Der Streit über Mauern ist so alt wie die Menschheitsgeschichte selbst, deshalb sollte uns die aktuelle Situation nicht weiter überraschen. Es gab immer solche, die versucht haben Grenzen zu überwinden und solche, die versucht haben, sie wiederherzustellen; jene, die Mauern hochzogen und jene, die sie wieder zerstört haben. Denken Sie an die Nomaden und Siedler oder an die Viehzüchter und Jäger: Sie hatten unterschiedliche, oft widerstreitende Auffassungen von Grenzen, Rechten, Befugnissen, Hoheitsgebieten und Identitäten. Mit dem Aufkommen von Nationalstaaten wurde über Grenzen zunehmend gestritten, denn die Staaten gaben vor, sie begrenzten gleichzeitig die Verwaltungsgebiete,  Militärgebiete, Marktzentren und die jeweiligen kulturellen Eigenheiten.

Zwar ist der gegenwärtige Streit nicht zwingend einer über Mauern und Grenzen, es ist aber einer über die Auslegung der Geschichte nach 1989. Die extremen Souveränisten auf beiden Seiten des politischen Spektrums sind dabei auf dem Holzweg. Die Ungleichheiten wurden durch eine neoliberale Politik hervorgerufen, in der die Märkte mit der Umverteilung betraut wurden. Die Ungleichheiten sind zudem Ergebnis eines Glaubenssystems, in dem Wettbewerbsfähigkeit mehr geschätzt wird als Solidarität. Offene Grenzen aber haben mit all dem wenig zu tun.

Genauso wie die stark gewachsene Ungleichheit ist auch die zunehmende Migration ein Ergebnis unserer fehlgeleiteten Politik.
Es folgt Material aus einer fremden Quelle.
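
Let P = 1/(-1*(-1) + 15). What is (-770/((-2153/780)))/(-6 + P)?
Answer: -1921920/40907 ≈ -46.983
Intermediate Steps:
P = 1/16 (P = 1/(1 + 15) = 1/16 ≈ 0.062500)
(-770/((-2153/780)))/(-6 + P) = (-770/((-2153/780)))/(-6 + 1/16) = (-770/((-2153*1/780)))/(-95/16) = -(-2464)/(19*(-2153/780)) = -(-2464)*(-780)/(19*2153) = -16/95*600600/2153 = -1921920/40907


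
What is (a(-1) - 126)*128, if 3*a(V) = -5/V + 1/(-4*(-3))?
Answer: -143200/9 ≈ -15911.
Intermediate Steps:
a(V) = 1/36 - 5/(3*V) (a(V) = (-5/V + 1/(-4*(-3)))/3 = (-5/V - ¼*(-⅓))/3 = (-5/V + 1/12)/3 = (1/12 - 5/V)/3 = 1/36 - 5/(3*V))
(a(-1) - 126)*128 = ((1/36)*(-60 - 1)/(-1) - 126)*128 = ((1/36)*(-1)*(-61) - 126)*128 = (61/36 - 126)*128 = -4475/36*128 = -143200/9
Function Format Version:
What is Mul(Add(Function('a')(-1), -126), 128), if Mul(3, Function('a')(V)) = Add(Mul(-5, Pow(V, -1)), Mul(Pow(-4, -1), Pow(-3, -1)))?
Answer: Rational(-143200, 9) ≈ -15911.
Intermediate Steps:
Function('a')(V) = Add(Rational(1, 36), Mul(Rational(-5, 3), Pow(V, -1))) (Function('a')(V) = Mul(Rational(1, 3), Add(Mul(-5, Pow(V, -1)), Mul(Pow(-4, -1), Pow(-3, -1)))) = Mul(Rational(1, 3), Add(Mul(-5, Pow(V, -1)), Mul(Rational(-1, 4), Rational(-1, 3)))) = Mul(Rational(1, 3), Add(Mul(-5, Pow(V, -1)), Rational(1, 12))) = Mul(Rational(1, 3), Add(Rational(1, 12), Mul(-5, Pow(V, -1)))) = Add(Rational(1, 36), Mul(Rational(-5, 3), Pow(V, -1))))
Mul(Add(Function('a')(-1), -126), 128) = Mul(Add(Mul(Rational(1, 36), Pow(-1, -1), Add(-60, -1)), -126), 128) = Mul(Add(Mul(Rational(1, 36), -1, -61), -126), 128) = Mul(Add(Rational(61, 36), -126), 128) = Mul(Rational(-4475, 36), 128) = Rational(-143200, 9)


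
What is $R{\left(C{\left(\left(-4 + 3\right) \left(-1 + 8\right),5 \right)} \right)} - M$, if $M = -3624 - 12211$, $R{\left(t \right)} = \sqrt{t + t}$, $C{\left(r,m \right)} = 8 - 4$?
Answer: $15835 + 2 \sqrt{2} \approx 15838.0$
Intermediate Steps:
$C{\left(r,m \right)} = 4$ ($C{\left(r,m \right)} = 8 - 4 = 4$)
$R{\left(t \right)} = \sqrt{2} \sqrt{t}$ ($R{\left(t \right)} = \sqrt{2 t} = \sqrt{2} \sqrt{t}$)
$M = -15835$
$R{\left(C{\left(\left(-4 + 3\right) \left(-1 + 8\right),5 \right)} \right)} - M = \sqrt{2} \sqrt{4} - -15835 = \sqrt{2} \cdot 2 + 15835 = 2 \sqrt{2} + 15835 = 15835 + 2 \sqrt{2}$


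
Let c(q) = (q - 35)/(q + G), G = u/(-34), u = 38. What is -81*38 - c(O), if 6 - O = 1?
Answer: -33773/11 ≈ -3070.3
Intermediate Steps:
O = 5 (O = 6 - 1*1 = 6 - 1 = 5)
G = -19/17 (G = 38/(-34) = 38*(-1/34) = -19/17 ≈ -1.1176)
c(q) = (-35 + q)/(-19/17 + q) (c(q) = (q - 35)/(q - 19/17) = (-35 + q)/(-19/17 + q))
-81*38 - c(O) = -81*38 - 17*(-35 + 5)/(-19 + 17*5) = -3078 - 17*(-30)/(-19 + 85) = -3078 - 17*(-30)/66 = -3078 - 1*(-85/11) = -3078 + 85/11 = -33773/11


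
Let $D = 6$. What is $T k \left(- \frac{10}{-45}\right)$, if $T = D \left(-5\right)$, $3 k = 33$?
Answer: $- \frac{220}{3} \approx -73.333$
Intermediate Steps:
$k = 11$ ($k = \frac{1}{3} \cdot 33 = 11$)
$T = -30$ ($T = 6 \left(-5\right) = -30$)
$T k \left(- \frac{10}{-45}\right) = \left(-30\right) 11 \left(- \frac{10}{-45}\right) = - 330 \left(\left(-10\right) \left(- \frac{1}{45}\right)\right) = \left(-330\right) \frac{2}{9} = - \frac{220}{3}$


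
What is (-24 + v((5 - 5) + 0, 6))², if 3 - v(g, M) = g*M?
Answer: 441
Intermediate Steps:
v(g, M) = 3 - M*g (v(g, M) = 3 - g*M = 3 - M*g)
(-24 + v((5 - 5) + 0, 6))² = (-24 + (3 - 1*6*((5 - 5) + 0)))² = (-24 + (3 - 1*6*(0 + 0)))² = (-24 + (3 - 1*6*0))² = (-24 + (3 + 0))² = (-24 + 3)² = (-21)² = 441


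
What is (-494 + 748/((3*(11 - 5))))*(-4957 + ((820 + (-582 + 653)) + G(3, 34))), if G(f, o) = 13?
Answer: 5501272/3 ≈ 1.8338e+6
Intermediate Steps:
(-494 + 748/((3*(11 - 5))))*(-4957 + ((820 + (-582 + 653)) + G(3, 34))) = (-494 + 748/((3*(11 - 5))))*(-4957 + ((820 + (-582 + 653)) + 13)) = (-494 + 748/((3*6)))*(-4957 + ((820 + 71) + 13)) = (-494 + 748/18)*(-4957 + (891 + 13)) = (-494 + 748*(1/18))*(-4957 + 904) = (-494 + 374/9)*(-4053) = -4072/9*(-4053) = 5501272/3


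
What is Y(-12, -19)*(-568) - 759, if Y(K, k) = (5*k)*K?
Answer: -648279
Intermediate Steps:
Y(K, k) = 5*K*k
Y(-12, -19)*(-568) - 759 = (5*(-12)*(-19))*(-568) - 759 = 1140*(-568) - 759 = -647520 - 759 = -648279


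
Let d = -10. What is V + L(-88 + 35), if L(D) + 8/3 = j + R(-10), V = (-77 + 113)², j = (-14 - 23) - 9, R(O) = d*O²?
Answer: 742/3 ≈ 247.33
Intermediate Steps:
R(O) = -10*O²
j = -46 (j = -37 - 9 = -46)
V = 1296 (V = 36² = 1296)
L(D) = -3146/3 (L(D) = -8/3 + (-46 - 10*(-10)²) = -8/3 + (-46 - 10*100) = -8/3 + (-46 - 1000) = -8/3 - 1046 = -3146/3)
V + L(-88 + 35) = 1296 - 3146/3 = 742/3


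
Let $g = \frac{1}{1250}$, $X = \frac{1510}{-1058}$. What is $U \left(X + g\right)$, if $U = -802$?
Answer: $\frac{378231621}{330625} \approx 1144.0$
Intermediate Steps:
$X = - \frac{755}{529}$ ($X = 1510 \left(- \frac{1}{1058}\right) = - \frac{755}{529} \approx -1.4272$)
$g = \frac{1}{1250} \approx 0.0008$
$U \left(X + g\right) = - 802 \left(- \frac{755}{529} + \frac{1}{1250}\right) = \left(-802\right) \left(- \frac{943221}{661250}\right) = \frac{378231621}{330625}$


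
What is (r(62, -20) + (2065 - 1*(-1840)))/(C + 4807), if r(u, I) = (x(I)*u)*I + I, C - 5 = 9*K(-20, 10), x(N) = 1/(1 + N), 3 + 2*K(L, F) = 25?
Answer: 75055/93309 ≈ 0.80437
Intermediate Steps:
K(L, F) = 11 (K(L, F) = -3/2 + (1/2)*25 = -3/2 + 25/2 = 11)
C = 104 (C = 5 + 9*11 = 5 + 99 = 104)
r(u, I) = I + I*u/(1 + I) (r(u, I) = (u/(1 + I))*I + I = I*u/(1 + I) + I = I + I*u/(1 + I))
(r(62, -20) + (2065 - 1*(-1840)))/(C + 4807) = (-20*(1 - 20 + 62)/(1 - 20) + (2065 - 1*(-1840)))/(104 + 4807) = (-20*43/(-19) + (2065 + 1840))/4911 = (-20*(-1/19)*43 + 3905)*(1/4911) = (860/19 + 3905)*(1/4911) = (75055/19)*(1/4911) = 75055/93309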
Wir haben Entwicklungshilfe gekürzt und es versäumt, in Nordafrika und in Nahost Investitionen zu fördern. Wir haben stattdessen Diktatoren wie Gaddafi oder Ben Ali unterstützt, in der Hoffnung, sie würden uns die Migranten vom Leibe halten. Wir haben den Irak, Syrien und Libyen bombardiert und die Länder dann lokalen Warlords überlassen. Und dann waren wir überrascht, als Hunderttausende Flüchtlinge zu uns kamen.

Offene Grenzen haben mit dieser Krise nur wenig zu tun. Tatsächlich waren unsere Grenzen für die Verzweifelten nie wirklich offen.

Für die derzeitige Krise der Demokratie sollten wir unsere politischen Parteien verantwortlich machen und nicht die Abwesenheit von Mauern. Parteien haben ihre Wurzeln nicht mehr in unserer Gesellschaft, sie behandeln die Bürger vielmehr als Konsumenten und pflegen den Dialog mehr mit Meinungsforschern als mit Wählerinnen und Wählern.